While the world is closer to reaching a consensus on the need for action on climate change, advocacy groups are still divided on whether the public or private sector should take the lead.

Enter Rob Shirkey, founder and executive director of Our Horizon, a non-profit organization dedicated to encouraging action at the municipal level. Specifically, Shirkey wants to see Canadian cities require that climate change warning labels, similar to the labels on tobacco products, be displayed on gas pumps in the hope of motivating consumers to explore alternatives to fossil fuels.

Shirkey's idea is controversial but he says it is grounded in psychological theory and legal precedent, and municipalities are starting to get on board: last November, the City of North Vancouver became the first Canadian city to pass a bylaw requiring information labels on pumps. Other communities across Canada, including Vaughan, Ontario and Moncton, New Brunswick have quickly followed suit with resolutions in favour of exploring the idea further.
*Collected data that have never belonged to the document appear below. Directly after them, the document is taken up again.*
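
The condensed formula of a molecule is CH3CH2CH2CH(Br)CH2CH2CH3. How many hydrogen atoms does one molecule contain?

Atom tally by fragment:
  CH3 → C:1 H:3
  CH2 → C:1 H:2
  CH2 → C:1 H:2
  CH(Br) → C:1 H:1 Br:1
  CH2 → C:1 H:2
  CH2 → C:1 H:2
  CH3 → C:1 H:3
Element totals:
  C: 7
  H: 15
  Br: 1

15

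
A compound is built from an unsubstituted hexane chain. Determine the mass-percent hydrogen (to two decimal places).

Atom tally by fragment:
  CH3 → C:1 H:3
  CH2 → C:1 H:2
  CH2 → C:1 H:2
  CH2 → C:1 H:2
  CH2 → C:1 H:2
  CH3 → C:1 H:3
Element totals:
  C: 6
  H: 14
Molecular formula: C6H14.
Molar mass = 86.178 g/mol.
Mass from H: 14 × 1.008 = 14.112 g/mol.
%H = 14.112 / 86.178 × 100 = 16.38%.

16.38%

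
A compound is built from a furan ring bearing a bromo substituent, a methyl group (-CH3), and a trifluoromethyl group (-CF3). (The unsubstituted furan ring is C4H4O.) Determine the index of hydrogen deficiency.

Atom tally by fragment:
  furan ring core → C:4 H:4 O:1
  (− 3 ring H displaced by substituents)
  + Br → Br:1
  + CH3 → C:1 H:3
  + CF3 → C:1 F:3
Element totals:
  C: 6
  H: 4
  Br: 1
  F: 3
  O: 1
Molecular formula: C6H4BrF3O.
DoU = (2C + 2 + N − H − X) / 2 = (2·6 + 2 + 0 − 4 − 4) / 2 = 3.

3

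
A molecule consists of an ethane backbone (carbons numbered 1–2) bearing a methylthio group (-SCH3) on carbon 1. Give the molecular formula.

Atom tally by fragment:
  CH3SCH2 → C:2 H:5 S:1
  CH3 → C:1 H:3
Element totals:
  C: 3
  H: 8
  S: 1

C3H8S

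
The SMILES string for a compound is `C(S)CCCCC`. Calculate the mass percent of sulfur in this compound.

27.11%

Atom tally by fragment:
  HSCH2 → C:1 H:3 S:1
  CH2 → C:1 H:2
  CH2 → C:1 H:2
  CH2 → C:1 H:2
  CH2 → C:1 H:2
  CH3 → C:1 H:3
Element totals:
  C: 6
  H: 14
  S: 1
Molecular formula: C6H14S.
Molar mass = 118.238 g/mol.
Mass from S: 1 × 32.06 = 32.060 g/mol.
%S = 32.060 / 118.238 × 100 = 27.11%.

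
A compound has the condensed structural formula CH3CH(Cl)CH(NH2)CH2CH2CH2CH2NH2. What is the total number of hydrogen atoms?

17

Atom tally by fragment:
  CH3 → C:1 H:3
  CH(Cl) → C:1 H:1 Cl:1
  CH(NH2) → C:1 H:3 N:1
  CH2 → C:1 H:2
  CH2 → C:1 H:2
  CH2 → C:1 H:2
  CH2NH2 → C:1 H:4 N:1
Element totals:
  C: 7
  H: 17
  Cl: 1
  N: 2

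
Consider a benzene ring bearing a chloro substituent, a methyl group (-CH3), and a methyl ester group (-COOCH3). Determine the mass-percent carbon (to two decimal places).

Atom tally by fragment:
  benzene ring core → C:6 H:6
  (− 3 ring H displaced by substituents)
  + Cl → Cl:1
  + CH3 → C:1 H:3
  + COOCH3 → C:2 H:3 O:2
Element totals:
  C: 9
  H: 9
  Cl: 1
  O: 2
Molecular formula: C9H9ClO2.
Molar mass = 184.619 g/mol.
Mass from C: 9 × 12.011 = 108.099 g/mol.
%C = 108.099 / 184.619 × 100 = 58.55%.

58.55%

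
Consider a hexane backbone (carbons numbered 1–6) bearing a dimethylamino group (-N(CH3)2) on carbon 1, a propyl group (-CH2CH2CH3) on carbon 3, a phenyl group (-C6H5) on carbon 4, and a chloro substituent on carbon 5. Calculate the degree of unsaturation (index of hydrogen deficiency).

4

Atom tally by fragment:
  (CH3)2NCH2 → C:3 H:8 N:1
  CH2 → C:1 H:2
  CH(CH2CH2CH3) → C:4 H:8
  CH(C6H5) → C:7 H:6
  CH(Cl) → C:1 H:1 Cl:1
  CH3 → C:1 H:3
Element totals:
  C: 17
  H: 28
  Cl: 1
  N: 1
Molecular formula: C17H28ClN.
DoU = (2C + 2 + N − H − X) / 2 = (2·17 + 2 + 1 − 28 − 1) / 2 = 4.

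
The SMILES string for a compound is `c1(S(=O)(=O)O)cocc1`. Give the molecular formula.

Atom tally by fragment:
  furan ring core → C:4 H:4 O:1
  (− 1 ring H displaced by substituents)
  + SO3H → S:1 O:3 H:1
Element totals:
  C: 4
  H: 4
  O: 4
  S: 1

C4H4O4S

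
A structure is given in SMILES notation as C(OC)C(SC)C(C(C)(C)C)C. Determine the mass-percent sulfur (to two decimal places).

16.84%

Atom tally by fragment:
  CH3OCH2 → C:2 H:5 O:1
  CH(SCH3) → C:2 H:4 S:1
  CH(C(CH3)3) → C:5 H:10
  CH3 → C:1 H:3
Element totals:
  C: 10
  H: 22
  O: 1
  S: 1
Molecular formula: C10H22OS.
Molar mass = 190.345 g/mol.
Mass from S: 1 × 32.06 = 32.060 g/mol.
%S = 32.060 / 190.345 × 100 = 16.84%.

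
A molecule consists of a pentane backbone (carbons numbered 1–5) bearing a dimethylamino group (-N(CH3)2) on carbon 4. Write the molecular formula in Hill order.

C7H17N

Atom tally by fragment:
  CH3 → C:1 H:3
  CH2 → C:1 H:2
  CH2 → C:1 H:2
  CH(N(CH3)2) → C:3 H:7 N:1
  CH3 → C:1 H:3
Element totals:
  C: 7
  H: 17
  N: 1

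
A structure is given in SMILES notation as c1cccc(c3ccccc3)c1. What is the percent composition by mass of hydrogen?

Atom tally by fragment:
  benzene ring core → C:6 H:6
  (− 1 ring H displaced by substituents)
  + C6H5 → C:6 H:5
Element totals:
  C: 12
  H: 10
Molecular formula: C12H10.
Molar mass = 154.212 g/mol.
Mass from H: 10 × 1.008 = 10.080 g/mol.
%H = 10.080 / 154.212 × 100 = 6.54%.

6.54%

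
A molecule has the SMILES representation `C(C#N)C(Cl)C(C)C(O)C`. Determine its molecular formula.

Atom tally by fragment:
  NCCH2 → C:2 H:2 N:1
  CH(Cl) → C:1 H:1 Cl:1
  CH(CH3) → C:2 H:4
  CH(OH) → C:1 H:2 O:1
  CH3 → C:1 H:3
Element totals:
  C: 7
  H: 12
  Cl: 1
  N: 1
  O: 1

C7H12ClNO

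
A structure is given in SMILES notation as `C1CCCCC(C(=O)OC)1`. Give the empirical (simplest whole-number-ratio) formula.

Atom tally by fragment:
  cyclohexane ring core → C:6 H:12
  (− 1 ring H displaced by substituents)
  + COOCH3 → C:2 H:3 O:2
Element totals:
  C: 8
  H: 14
  O: 2
Molecular formula: C8H14O2.
gcd of subscripts = 2; dividing each by 2:
  C: 8/2 = 4
  H: 14/2 = 7
  O: 2/2 = 1

C4H7O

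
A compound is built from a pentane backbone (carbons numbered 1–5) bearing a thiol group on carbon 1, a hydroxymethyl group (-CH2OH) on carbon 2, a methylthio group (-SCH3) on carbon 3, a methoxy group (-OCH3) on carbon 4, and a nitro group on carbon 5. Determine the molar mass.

255.35 g/mol

Atom tally by fragment:
  HSCH2 → C:1 H:3 S:1
  CH(CH2OH) → C:2 H:4 O:1
  CH(SCH3) → C:2 H:4 S:1
  CH(OCH3) → C:2 H:4 O:1
  CH2NO2 → C:1 H:2 N:1 O:2
Element totals:
  C: 8
  H: 17
  N: 1
  O: 4
  S: 2
Molecular formula: C8H17NO4S2.
  M = 8(12.011) + 17(1.008) + 14.007 + 4(15.999) + 2(32.06)
    = 96.088 + 17.136 + 14.007 + 63.996 + 64.120 = 255.347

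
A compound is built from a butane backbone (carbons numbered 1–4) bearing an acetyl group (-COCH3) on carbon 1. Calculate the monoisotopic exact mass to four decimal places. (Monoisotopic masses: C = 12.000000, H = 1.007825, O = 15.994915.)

100.0888

Atom tally by fragment:
  CH3COCH2 → C:3 H:5 O:1
  CH2 → C:1 H:2
  CH2 → C:1 H:2
  CH3 → C:1 H:3
Element totals:
  C: 6
  H: 12
  O: 1
Molecular formula: C6H12O.
  M = 6(12.0) + 12(1.007825) + 15.994915
    = 72.000000 + 12.093900 + 15.994915 = 100.088815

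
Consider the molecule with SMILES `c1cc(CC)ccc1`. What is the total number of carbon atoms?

8

Atom tally by fragment:
  benzene ring core → C:6 H:6
  (− 1 ring H displaced by substituents)
  + C2H5 → C:2 H:5
Element totals:
  C: 8
  H: 10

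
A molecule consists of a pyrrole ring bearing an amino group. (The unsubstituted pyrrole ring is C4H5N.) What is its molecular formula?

Atom tally by fragment:
  pyrrole ring core → C:4 H:5 N:1
  (− 1 ring H displaced by substituents)
  + NH2 → N:1 H:2
Element totals:
  C: 4
  H: 6
  N: 2

C4H6N2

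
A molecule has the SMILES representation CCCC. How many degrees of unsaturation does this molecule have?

0

Atom tally by fragment:
  CH3 → C:1 H:3
  CH2 → C:1 H:2
  CH2 → C:1 H:2
  CH3 → C:1 H:3
Element totals:
  C: 4
  H: 10
Molecular formula: C4H10.
DoU = (2C + 2 + N − H − X) / 2 = (2·4 + 2 + 0 − 10 − 0) / 2 = 0.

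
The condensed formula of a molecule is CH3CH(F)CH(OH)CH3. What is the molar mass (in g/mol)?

Atom tally by fragment:
  CH3 → C:1 H:3
  CH(F) → C:1 H:1 F:1
  CH(OH) → C:1 H:2 O:1
  CH3 → C:1 H:3
Element totals:
  C: 4
  H: 9
  F: 1
  O: 1
Molecular formula: C4H9FO.
  M = 4(12.011) + 9(1.008) + 18.998 + 15.999
    = 48.044 + 9.072 + 18.998 + 15.999 = 92.113

92.11 g/mol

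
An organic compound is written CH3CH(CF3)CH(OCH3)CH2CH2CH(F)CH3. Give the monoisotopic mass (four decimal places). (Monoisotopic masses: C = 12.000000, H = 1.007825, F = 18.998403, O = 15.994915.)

Element totals:
  C: 9
  H: 16
  F: 4
  O: 1
Molecular formula: C9H16F4O.
  M = 9(12.0) + 16(1.007825) + 4(18.998403) + 15.994915
    = 108.000000 + 16.125200 + 75.993612 + 15.994915 = 216.113727

216.1137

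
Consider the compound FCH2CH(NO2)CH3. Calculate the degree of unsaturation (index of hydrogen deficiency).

Element totals:
  C: 3
  H: 6
  F: 1
  N: 1
  O: 2
Molecular formula: C3H6FNO2.
DoU = (2C + 2 + N − H − X) / 2 = (2·3 + 2 + 1 − 6 − 1) / 2 = 1.

1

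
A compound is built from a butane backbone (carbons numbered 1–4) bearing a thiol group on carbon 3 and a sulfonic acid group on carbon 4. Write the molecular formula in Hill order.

C4H10O3S2

Atom tally by fragment:
  CH3 → C:1 H:3
  CH2 → C:1 H:2
  CH(SH) → C:1 H:2 S:1
  CH2SO3H → C:1 H:3 S:1 O:3
Element totals:
  C: 4
  H: 10
  O: 3
  S: 2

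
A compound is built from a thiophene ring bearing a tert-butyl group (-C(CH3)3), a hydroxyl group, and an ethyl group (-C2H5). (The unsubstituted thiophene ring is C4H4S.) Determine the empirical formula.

Atom tally by fragment:
  thiophene ring core → C:4 H:4 S:1
  (− 3 ring H displaced by substituents)
  + C(CH3)3 → C:4 H:9
  + OH → O:1 H:1
  + C2H5 → C:2 H:5
Element totals:
  C: 10
  H: 16
  O: 1
  S: 1
Molecular formula: C10H16OS.
gcd of subscripts (10, 16, 1, 1) = 1, so the empirical formula equals the molecular formula.

C10H16OS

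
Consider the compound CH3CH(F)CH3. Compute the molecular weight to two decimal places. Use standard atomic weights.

Atom tally by fragment:
  CH3 → C:1 H:3
  CH(F) → C:1 H:1 F:1
  CH3 → C:1 H:3
Element totals:
  C: 3
  H: 7
  F: 1
Molecular formula: C3H7F.
  M = 3(12.011) + 7(1.008) + 18.998
    = 36.033 + 7.056 + 18.998 = 62.087

62.09 g/mol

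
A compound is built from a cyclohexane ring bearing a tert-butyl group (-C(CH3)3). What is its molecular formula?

C10H20

Atom tally by fragment:
  cyclohexane ring core → C:6 H:12
  (− 1 ring H displaced by substituents)
  + C(CH3)3 → C:4 H:9
Element totals:
  C: 10
  H: 20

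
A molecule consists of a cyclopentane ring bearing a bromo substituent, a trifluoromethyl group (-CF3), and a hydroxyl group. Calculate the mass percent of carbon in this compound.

30.93%

Atom tally by fragment:
  cyclopentane ring core → C:5 H:10
  (− 3 ring H displaced by substituents)
  + Br → Br:1
  + CF3 → C:1 F:3
  + OH → O:1 H:1
Element totals:
  C: 6
  H: 8
  Br: 1
  F: 3
  O: 1
Molecular formula: C6H8BrF3O.
Molar mass = 233.027 g/mol.
Mass from C: 6 × 12.011 = 72.066 g/mol.
%C = 72.066 / 233.027 × 100 = 30.93%.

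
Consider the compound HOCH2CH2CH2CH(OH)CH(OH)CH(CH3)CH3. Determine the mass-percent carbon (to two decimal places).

Element totals:
  C: 8
  H: 18
  O: 3
Molecular formula: C8H18O3.
Molar mass = 162.229 g/mol.
Mass from C: 8 × 12.011 = 96.088 g/mol.
%C = 96.088 / 162.229 × 100 = 59.23%.

59.23%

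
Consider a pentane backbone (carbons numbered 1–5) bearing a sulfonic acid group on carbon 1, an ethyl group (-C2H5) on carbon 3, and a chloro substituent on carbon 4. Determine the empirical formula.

C7H15ClO3S

Atom tally by fragment:
  HO3SCH2 → C:1 H:3 S:1 O:3
  CH2 → C:1 H:2
  CH(C2H5) → C:3 H:6
  CH(Cl) → C:1 H:1 Cl:1
  CH3 → C:1 H:3
Element totals:
  C: 7
  H: 15
  Cl: 1
  O: 3
  S: 1
Molecular formula: C7H15ClO3S.
gcd of subscripts (7, 1, 15, 3, 1) = 1, so the empirical formula equals the molecular formula.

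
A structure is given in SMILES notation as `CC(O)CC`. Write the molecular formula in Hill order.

C4H10O

Atom tally by fragment:
  CH3 → C:1 H:3
  CH(OH) → C:1 H:2 O:1
  CH2 → C:1 H:2
  CH3 → C:1 H:3
Element totals:
  C: 4
  H: 10
  O: 1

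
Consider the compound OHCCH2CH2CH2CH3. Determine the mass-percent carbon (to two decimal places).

Atom tally by fragment:
  OHCCH2 → C:2 H:3 O:1
  CH2 → C:1 H:2
  CH2 → C:1 H:2
  CH3 → C:1 H:3
Element totals:
  C: 5
  H: 10
  O: 1
Molecular formula: C5H10O.
Molar mass = 86.134 g/mol.
Mass from C: 5 × 12.011 = 60.055 g/mol.
%C = 60.055 / 86.134 × 100 = 69.72%.

69.72%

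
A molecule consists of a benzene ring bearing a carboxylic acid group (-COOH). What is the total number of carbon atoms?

7

Atom tally by fragment:
  benzene ring core → C:6 H:6
  (− 1 ring H displaced by substituents)
  + COOH → C:1 H:1 O:2
Element totals:
  C: 7
  H: 6
  O: 2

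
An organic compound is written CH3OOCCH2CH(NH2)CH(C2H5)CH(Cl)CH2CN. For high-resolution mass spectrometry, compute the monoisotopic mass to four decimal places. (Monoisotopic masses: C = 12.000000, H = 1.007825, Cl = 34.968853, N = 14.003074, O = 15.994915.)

232.0979

Atom tally by fragment:
  CH3OOCCH2 → C:3 H:5 O:2
  CH(NH2) → C:1 H:3 N:1
  CH(C2H5) → C:3 H:6
  CH(Cl) → C:1 H:1 Cl:1
  CH2CN → C:2 H:2 N:1
Element totals:
  C: 10
  H: 17
  Cl: 1
  N: 2
  O: 2
Molecular formula: C10H17ClN2O2.
  M = 10(12.0) + 17(1.007825) + 34.968853 + 2(14.003074) + 2(15.994915)
    = 120.000000 + 17.133025 + 34.968853 + 28.006148 + 31.989830 = 232.097856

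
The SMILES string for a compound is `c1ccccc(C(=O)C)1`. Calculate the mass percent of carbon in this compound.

79.97%

Atom tally by fragment:
  benzene ring core → C:6 H:6
  (− 1 ring H displaced by substituents)
  + COCH3 → C:2 H:3 O:1
Element totals:
  C: 8
  H: 8
  O: 1
Molecular formula: C8H8O.
Molar mass = 120.151 g/mol.
Mass from C: 8 × 12.011 = 96.088 g/mol.
%C = 96.088 / 120.151 × 100 = 79.97%.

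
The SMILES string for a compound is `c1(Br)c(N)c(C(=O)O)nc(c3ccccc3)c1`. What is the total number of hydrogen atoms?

Atom tally by fragment:
  pyridine ring core → C:5 H:5 N:1
  (− 4 ring H displaced by substituents)
  + Br → Br:1
  + NH2 → N:1 H:2
  + COOH → C:1 H:1 O:2
  + C6H5 → C:6 H:5
Element totals:
  C: 12
  H: 9
  Br: 1
  N: 2
  O: 2

9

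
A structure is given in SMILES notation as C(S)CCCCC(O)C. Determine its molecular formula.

C7H16OS

Atom tally by fragment:
  HSCH2 → C:1 H:3 S:1
  CH2 → C:1 H:2
  CH2 → C:1 H:2
  CH2 → C:1 H:2
  CH2 → C:1 H:2
  CH(OH) → C:1 H:2 O:1
  CH3 → C:1 H:3
Element totals:
  C: 7
  H: 16
  O: 1
  S: 1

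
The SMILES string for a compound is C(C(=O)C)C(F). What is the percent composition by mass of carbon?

Atom tally by fragment:
  CH3COCH2 → C:3 H:5 O:1
  CH2F → C:1 H:2 F:1
Element totals:
  C: 4
  H: 7
  F: 1
  O: 1
Molecular formula: C4H7FO.
Molar mass = 90.097 g/mol.
Mass from C: 4 × 12.011 = 48.044 g/mol.
%C = 48.044 / 90.097 × 100 = 53.32%.

53.32%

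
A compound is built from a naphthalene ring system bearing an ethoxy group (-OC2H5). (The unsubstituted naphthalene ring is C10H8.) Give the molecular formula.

Atom tally by fragment:
  naphthalene ring system core → C:10 H:8
  (− 1 ring H displaced by substituents)
  + OC2H5 → C:2 H:5 O:1
Element totals:
  C: 12
  H: 12
  O: 1

C12H12O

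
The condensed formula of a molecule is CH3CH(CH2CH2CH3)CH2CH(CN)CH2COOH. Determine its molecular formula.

C10H17NO2

Atom tally by fragment:
  CH3 → C:1 H:3
  CH(CH2CH2CH3) → C:4 H:8
  CH2 → C:1 H:2
  CH(CN) → C:2 H:1 N:1
  CH2COOH → C:2 H:3 O:2
Element totals:
  C: 10
  H: 17
  N: 1
  O: 2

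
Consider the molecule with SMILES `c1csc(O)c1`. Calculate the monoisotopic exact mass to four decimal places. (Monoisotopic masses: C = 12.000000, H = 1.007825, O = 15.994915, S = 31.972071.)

Atom tally by fragment:
  thiophene ring core → C:4 H:4 S:1
  (− 1 ring H displaced by substituents)
  + OH → O:1 H:1
Element totals:
  C: 4
  H: 4
  O: 1
  S: 1
Molecular formula: C4H4OS.
  M = 4(12.0) + 4(1.007825) + 15.994915 + 31.972071
    = 48.000000 + 4.031300 + 15.994915 + 31.972071 = 99.998286

99.9983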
How North Vancouver will implement the program remains to be seen, but Shirkey says just the fact that municipalities are talking about the idea is a positive step.

We spoke to Shirkey about the philosophy behind his campaign and what's next for Our Horizon.*

Can Geo: What message is this campaign trying to send?

Rob: A lot of climate change activists prefer this "good environmentalists versus bad business" dichotomy, but oil companies aren’t extracting this stuff and lighting it on fire in a giant swimming pool. There’s a market for it. In the summer of 2010, I was sitting on Highway 401 outside Toronto during rush hour — which is totally a misnomer because the cars don't move — and I heard on the radio that the Deepwater Horizon oil rig had exploded in the Gulf of Mexico. All the people calling in to the radio station were saying, "Shame on BP," and meanwhile I could see a thousand cars in front of me and a thousand cars behind me, all burning fuel that had to come from somewhere. So there’s this disconnect between our use of this product and its impact, and as long as that persists, we’re not going to move on this issue.

Can Geo: So how do you think warning labels on gas pumps will address this disconnect?

Rob: Fuelling our cars has become this totally habitual, automatic, normalized behaviour. We have all these compelling alternatives — public transit, carpooling, electric vehicles — but as long as the behaviour is habitual, transitioning to an alternative is going to be incredibly hard. Labels disrupt this.


Rob Shirkey

They create a sort of frustration and dissatisfaction with the product that forces the end user to think, "Well, what are my options?" The plan is that the labels would have a prompt, like a website the consumer could visit to learn about other options and hopefully resolve that dissonance.

Can Geo: Some of the sample labels you've created highlight climate change impacts like species loss and ocean acidification, which are so big and far-ranging that they might feel beyond the scope of individual action. How effective will these labels be at connecting with the consumer?

Rob: Those examples are just thought-starters. Every municipality has a report or a document that says, ‘here are the health and environmental impacts we can reasonably expect from climate change.’ So when I speak to municipalities, I say go to that report and identify something that's locally relevant. For Toronto, that might be increased incidences of flash flooding, so you could include an image from a couple of summers ago of the GO Train half-submerged in floodwater or cars stranded on the Don Valley Parkway. For a city in British Columbia, maybe the issue is the disruption of the shellfish industry as a result of ocean acidification.

Can Geo: Tobacco products have carried pictorial warning labels in Canada since 2001, yet people still smoke. Are you worried people may become desensitized to climate change warnings?

Rob: I don’t think so. I’ve explored some communications theory and psychology, and I think this is more effective than quantitative approaches like a carbon tax. In countries all over the world where you saw the implementation of the tobacco warnings, you did see a dip in consumption. If you label something as harmful, it contributes to a cultural shift. I’m also interested in how this can accelerate solutions from business and government.

Can Geo: By law, can municipalities actually compel private businesses to display something that is ostensibly discouraging people from purchasing their product?

Rob: That’s the conclusion that I’ve come to. When I looked at the case law, I saw some interesting parallels. For example, the City of Toronto used their general health and welfare powers to tell restaurants they needed to post their health inspection results in the window of their establishment. The Ontario Restaurant Hotel & Motel Association (OHRMA) took the city to court and lost. Ultimately, the health notice just provides information; the consumer can do what they want. The court hasn’t heard this particular argument yet, so it’s just my legal opinion, but I believe cities do have the power to require a retailer of a product in their jurisdiction to disclose the risks associated with the use of that product.

Can Geo: Where do you see this campaign heading next?

Rob: Ultimately, my strategy of going through the municipalities is informed by the fact that the federal government and the provinces often don't lead. It just takes one leader to show the way, then some early adopters get on board, and eventually it makes for an easier conversation at other levels of government.

*Interview has been edited for length and clarity.